Quaker Life Committee: Lifting Up the Testimonies of Integrity and Community

The Quaker Life Committee (QLC) is a small group of board members, faculty and staff, and students that meet monthly to support Quakerism at Friends School. Among many aspects of Quakerism at FSP, the committee discusses ways to support and scaffold weekly all-school Meeting for Worship.

It is a common practice at Friends Schools across the world to choose a testimony a year to lift up. This year, the QLC recommended that we trial choosing a Quaker testimony pairing to delve into, school-wide. As a faculty and staff, we set aside time during a recent Friday staff meeting to discuss which pairing we might begin with. From that discussion, the testimonies that rose were Integrity and Community.

This focus on two testimonies does not mean that we won’t incorporate Peace, Stewardship, Simplicity, Equality, Truth, and Continuing Revelation into the classroom and school year. Rather, it allows us to lift up and more deeply concentrate on Integrity and Community. We look forward to what this experiment might bring to our school year!

Additionally, the work of the Quaker Life Committee this year will include the creation of a Faith + Practice book. Many Quaker Schools have a compilation of their Quaker practices, queries, and history.
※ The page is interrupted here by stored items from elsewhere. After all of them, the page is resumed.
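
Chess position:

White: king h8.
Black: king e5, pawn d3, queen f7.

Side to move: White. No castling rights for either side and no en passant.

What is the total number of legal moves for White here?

0

White to move; king on h8.
In check: no.
Legal moves: none.
Count: 0.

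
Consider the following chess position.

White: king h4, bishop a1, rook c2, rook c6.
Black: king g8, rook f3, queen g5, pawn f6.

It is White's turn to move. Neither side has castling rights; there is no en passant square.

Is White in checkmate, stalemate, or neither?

White to move; white king on h4.
In check: yes, from the black queen on g5.
King squares — g3: attacked by Rf3; h3: attacked by Rf3; g4: attacked by Qg5; g5: attacked by Pf6; h5: attacked by Qg5.
Legal moves for White: none.
In check with no legal moves → checkmate.

checkmate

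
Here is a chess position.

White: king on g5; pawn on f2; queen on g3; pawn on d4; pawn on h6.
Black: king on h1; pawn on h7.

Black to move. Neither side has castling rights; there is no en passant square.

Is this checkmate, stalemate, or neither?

stalemate

Black to move; black king on h1.
In check: no.
King squares — g1: attacked by Qg3; g2: attacked by Qg3; h2: attacked by Qg3.
Legal moves for Black: none.
Not in check and no legal moves → stalemate.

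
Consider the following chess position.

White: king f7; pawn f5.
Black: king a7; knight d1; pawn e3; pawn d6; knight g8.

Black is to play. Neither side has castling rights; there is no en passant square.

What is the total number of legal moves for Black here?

Black to move; king on a7.
In check: no.
Legal moves: Ne7, Nh6+, Nf6, Kb8, Ka8, Kb7, Kb6, Ka6, Nc3, Nf2, Nb2, d5, e2.
Count: 13.

13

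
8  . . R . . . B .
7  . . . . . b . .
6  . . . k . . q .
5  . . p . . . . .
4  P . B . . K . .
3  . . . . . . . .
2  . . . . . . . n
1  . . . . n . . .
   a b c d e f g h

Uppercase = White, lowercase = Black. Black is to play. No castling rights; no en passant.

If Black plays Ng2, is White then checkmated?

After Ng2: white king on f4; in check: yes, from the black knight on g2.
King squares — e3: attacked by Ng2; f3: attacked by Nh2; g3: attacked by Qg6; e4: attacked by Qg6; g4: attacked by Nh2; e5: attacked by Kd6; f5: attacked by Qg6; g5: attacked by Qg6.
White has no legal moves → checkmate.

yes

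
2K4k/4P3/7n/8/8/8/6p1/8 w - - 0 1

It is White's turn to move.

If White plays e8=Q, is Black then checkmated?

After e8=Q: black king on h8; in check: yes, from the white queen on e8.
Black has 3 legal replies: Kh7, Kg7, Ng8.
In check but a legal move exists → not checkmate.

no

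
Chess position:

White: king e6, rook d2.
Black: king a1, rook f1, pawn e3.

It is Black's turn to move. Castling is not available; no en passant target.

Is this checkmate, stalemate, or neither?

Black to move; black king on a1.
In check: no.
Legal moves for Black: Rf8, Rf7, Rf6+, Rf5, Rf4, Rf3, Rf2, Rh1, Rg1, Re1, Rd1, Rc1, Rb1, Kb1, exd2, e2.
Black has 16 legal moves and is not in check → neither.

neither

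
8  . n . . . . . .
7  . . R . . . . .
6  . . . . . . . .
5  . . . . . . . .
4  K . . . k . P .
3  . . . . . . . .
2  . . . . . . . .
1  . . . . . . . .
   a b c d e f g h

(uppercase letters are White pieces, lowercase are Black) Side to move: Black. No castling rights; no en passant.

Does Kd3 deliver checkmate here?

no

After Kd3: white king on a4; in check: no.
White is not in check, so this cannot be checkmate.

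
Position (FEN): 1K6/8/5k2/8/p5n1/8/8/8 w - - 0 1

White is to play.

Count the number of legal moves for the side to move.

5

White to move; king on b8.
In check: no.
Legal moves: Kc8, Ka8, Kc7, Kb7, Ka7.
Count: 5.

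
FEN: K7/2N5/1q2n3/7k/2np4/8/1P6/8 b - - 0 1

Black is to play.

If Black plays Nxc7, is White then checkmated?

yes

After Nxc7: white king on a8; in check: yes, from the black knight on c7.
King squares — a7: attacked by Qb6; b7: attacked by Qb6; b8: attacked by Qb6.
White has no legal moves → checkmate.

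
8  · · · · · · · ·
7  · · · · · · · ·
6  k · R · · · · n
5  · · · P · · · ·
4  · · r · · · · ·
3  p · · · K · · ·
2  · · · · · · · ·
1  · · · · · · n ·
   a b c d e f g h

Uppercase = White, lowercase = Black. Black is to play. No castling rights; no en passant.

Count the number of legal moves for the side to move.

Black to move; king on a6.
In check: yes, from the white rook on c6.
Legal moves: Kb7, Ka7, Kb5, Ka5, Rxc6.
Count: 5.

5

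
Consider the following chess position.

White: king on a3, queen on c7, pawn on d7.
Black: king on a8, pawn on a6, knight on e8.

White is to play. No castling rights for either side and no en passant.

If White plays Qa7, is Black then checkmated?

no

After Qa7: black king on a8; in check: yes, from the white queen on a7.
Black has 1 legal reply: Kxa7.
In check but a legal move exists → not checkmate.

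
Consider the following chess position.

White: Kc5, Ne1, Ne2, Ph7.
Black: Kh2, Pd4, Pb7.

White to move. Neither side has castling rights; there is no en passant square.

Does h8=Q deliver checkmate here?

yes

After h8=Q: black king on h2; in check: yes, from the white queen on h8.
King squares — g1: attacked by Ne2; h1: attacked by Qh8; g2: attacked by Ne1; g3: attacked by Ne2; h3: attacked by Qh8.
Black has no legal moves → checkmate.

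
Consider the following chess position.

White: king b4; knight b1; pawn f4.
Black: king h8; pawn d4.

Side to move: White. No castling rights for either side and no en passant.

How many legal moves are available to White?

11

White to move; king on b4.
In check: no.
Legal moves: Kc5, Kb5, Ka5, Kc4, Ka4, Kb3, Ka3, Nc3, Na3, Nd2, f5.
Count: 11.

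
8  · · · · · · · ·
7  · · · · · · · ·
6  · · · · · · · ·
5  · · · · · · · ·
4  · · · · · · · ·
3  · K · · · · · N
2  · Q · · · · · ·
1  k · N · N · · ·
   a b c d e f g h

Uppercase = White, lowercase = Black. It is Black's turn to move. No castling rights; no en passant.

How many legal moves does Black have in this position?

Black to move; king on a1.
In check: yes, from the white queen on b2.
Legal moves: none.
Count: 0.

0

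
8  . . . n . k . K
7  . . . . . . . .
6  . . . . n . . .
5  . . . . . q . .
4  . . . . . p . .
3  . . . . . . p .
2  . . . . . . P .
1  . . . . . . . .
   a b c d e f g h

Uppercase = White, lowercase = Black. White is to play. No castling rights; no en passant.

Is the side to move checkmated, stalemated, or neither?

stalemate

White to move; white king on h8.
In check: no.
King squares — g7: attacked by Ne6; h7: attacked by Qf5; g8: attacked by Kf8.
Legal moves for White: none.
Not in check and no legal moves → stalemate.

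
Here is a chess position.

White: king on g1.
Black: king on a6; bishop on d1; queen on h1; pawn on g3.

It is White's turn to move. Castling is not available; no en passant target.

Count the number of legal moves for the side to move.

1

White to move; king on g1.
In check: yes, from the black queen on h1.
Legal moves: Kxh1.
Count: 1.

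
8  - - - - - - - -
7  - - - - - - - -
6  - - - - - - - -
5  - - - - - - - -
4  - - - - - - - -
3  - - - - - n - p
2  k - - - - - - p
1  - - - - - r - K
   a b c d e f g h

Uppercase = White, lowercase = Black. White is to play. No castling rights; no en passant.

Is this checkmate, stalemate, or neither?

checkmate

White to move; white king on h1.
In check: yes, from the black rook on f1.
King squares — g1: attacked by Rf1; g2: attacked by Ph3; h2: attacked by Nf3.
Legal moves for White: none.
In check with no legal moves → checkmate.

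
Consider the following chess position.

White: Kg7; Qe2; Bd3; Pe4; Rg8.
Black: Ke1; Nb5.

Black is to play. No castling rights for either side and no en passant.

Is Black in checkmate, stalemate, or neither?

Black to move; black king on e1.
In check: yes, from the white queen on e2.
King squares — d1: attacked by Qe2; f1: attacked by Qe2; d2: attacked by Qe2; e2: attacked by Bd3; f2: attacked by Qe2.
Legal moves for Black: none.
In check with no legal moves → checkmate.

checkmate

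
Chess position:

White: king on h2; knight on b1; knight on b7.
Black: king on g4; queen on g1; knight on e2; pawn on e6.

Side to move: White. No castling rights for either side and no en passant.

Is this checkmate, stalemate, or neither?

checkmate

White to move; white king on h2.
In check: yes, from the black queen on g1.
King squares — g1: attacked by Ne2; h1: attacked by Qg1; g2: attacked by Qg1; g3: attacked by Qg1; h3: attacked by Kg4.
Legal moves for White: none.
In check with no legal moves → checkmate.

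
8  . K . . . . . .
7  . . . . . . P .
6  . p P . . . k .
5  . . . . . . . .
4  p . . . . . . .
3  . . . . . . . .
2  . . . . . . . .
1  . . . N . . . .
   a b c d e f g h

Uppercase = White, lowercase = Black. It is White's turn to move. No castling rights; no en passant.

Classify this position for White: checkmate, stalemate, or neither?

White to move; white king on b8.
In check: no.
Legal moves for White: Kc8, Ka8, Kc7, Kb7, Ka7, Ne3, Nc3, Nf2, Nb2, g8=Q+, g8=R+, g8=B, g8=N, c7.
White has 14 legal moves and is not in check → neither.

neither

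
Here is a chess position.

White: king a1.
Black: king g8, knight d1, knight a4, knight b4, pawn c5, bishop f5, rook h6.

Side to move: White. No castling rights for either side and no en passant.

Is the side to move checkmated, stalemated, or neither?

stalemate

White to move; white king on a1.
In check: no.
King squares — b1: attacked by Bf5; a2: attacked by Nb4; b2: attacked by Nd1.
Legal moves for White: none.
Not in check and no legal moves → stalemate.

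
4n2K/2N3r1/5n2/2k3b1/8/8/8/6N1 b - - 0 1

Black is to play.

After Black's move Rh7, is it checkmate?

After Rh7: white king on h8; in check: yes, from the black rook on h7.
King squares — g7: attacked by Rh7; h7: attacked by Nf6; g8: attacked by Nf6.
White has no legal moves → checkmate.

yes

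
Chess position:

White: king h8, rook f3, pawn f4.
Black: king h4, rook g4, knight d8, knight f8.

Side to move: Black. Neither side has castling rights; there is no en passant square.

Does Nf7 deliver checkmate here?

yes

After Nf7: white king on h8; in check: yes, from the black knight on f7.
King squares — g7: attacked by Rg4; h7: attacked by Nf8; g8: attacked by Rg4.
White has no legal moves → checkmate.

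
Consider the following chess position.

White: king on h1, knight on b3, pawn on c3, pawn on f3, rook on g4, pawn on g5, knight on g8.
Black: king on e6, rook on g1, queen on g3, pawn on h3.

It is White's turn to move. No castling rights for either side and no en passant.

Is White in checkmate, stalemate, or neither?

checkmate

White to move; white king on h1.
In check: yes, from the black rook on g1.
King squares — g1: attacked by Qg3; g2: attacked by Rg1; h2: attacked by Qg3.
Legal moves for White: none.
In check with no legal moves → checkmate.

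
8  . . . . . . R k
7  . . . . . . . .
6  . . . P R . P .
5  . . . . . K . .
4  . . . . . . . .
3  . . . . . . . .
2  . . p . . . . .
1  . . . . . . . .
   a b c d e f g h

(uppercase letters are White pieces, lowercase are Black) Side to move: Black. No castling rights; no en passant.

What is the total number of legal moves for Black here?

Black to move; king on h8.
In check: yes, from the white rook on g8.
Legal moves: Kxg8.
Count: 1.

1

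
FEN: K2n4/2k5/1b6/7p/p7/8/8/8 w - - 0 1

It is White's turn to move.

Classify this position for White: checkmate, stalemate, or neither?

White to move; white king on a8.
In check: no.
King squares — a7: attacked by Bb6; b7: attacked by Kc7; b8: attacked by Kc7.
Legal moves for White: none.
Not in check and no legal moves → stalemate.

stalemate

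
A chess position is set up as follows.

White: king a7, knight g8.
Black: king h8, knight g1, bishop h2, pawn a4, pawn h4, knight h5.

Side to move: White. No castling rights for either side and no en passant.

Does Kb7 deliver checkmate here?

no

After Kb7: black king on h8; in check: no.
Black is not in check, so this cannot be checkmate.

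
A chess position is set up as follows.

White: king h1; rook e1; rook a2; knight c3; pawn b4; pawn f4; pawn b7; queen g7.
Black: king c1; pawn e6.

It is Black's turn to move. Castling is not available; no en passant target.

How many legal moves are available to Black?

Black to move; king on c1.
In check: yes, from the white rook on e1.
Legal moves: none.
Count: 0.

0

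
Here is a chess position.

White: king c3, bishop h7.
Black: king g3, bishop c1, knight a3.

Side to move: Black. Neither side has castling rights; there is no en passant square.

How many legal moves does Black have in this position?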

As a young school, we just received a grant from the Sue Thomas Turner Fund to create and compile our own. We took time to reflect on the question: How do we see Quaker testimonies in action at FSP?

Here are a few thoughts:

"I appreciate how the testimonies keep me grounded in both the "what" (the meaning of the testimony) and the "how" (the process or manifestation of the term). Discussing integrity WITH integrity; discussing simplicity in ways that dispense with complicated rumination."

"I think the Quaker testimonies tend to emerge when we aren't actively thinking about them -- especially in the numerous interactions each day when the bigger kids are taking time to really see the younger ones and vice versa."

"I see the testimonies as an important framing for the work that we do each day. And the ways that we show up as teachers, staff, students, and families."

"This morning, after the kids shared their identity project gallery, we gathered for our morning silence to start the day. Out of the silence, kids were asked to think about the experience of being seen and seeing others. It’s moments like these that I really feel like the Quaker testimonies are in action. Last year, it comes to mind, our essential question was around truth we really thought hard about how me maintain integrity within the science community linking that work to internal and external validity of data."

"I like looking at a single span of a week to see how the testimonies are alive at FSP. I picture them as a braided thread that tracks through the entire building. Similar to the string and nails in the identity sculptures on display this week, I see so many interconnections between and stories told in the overlaps and links."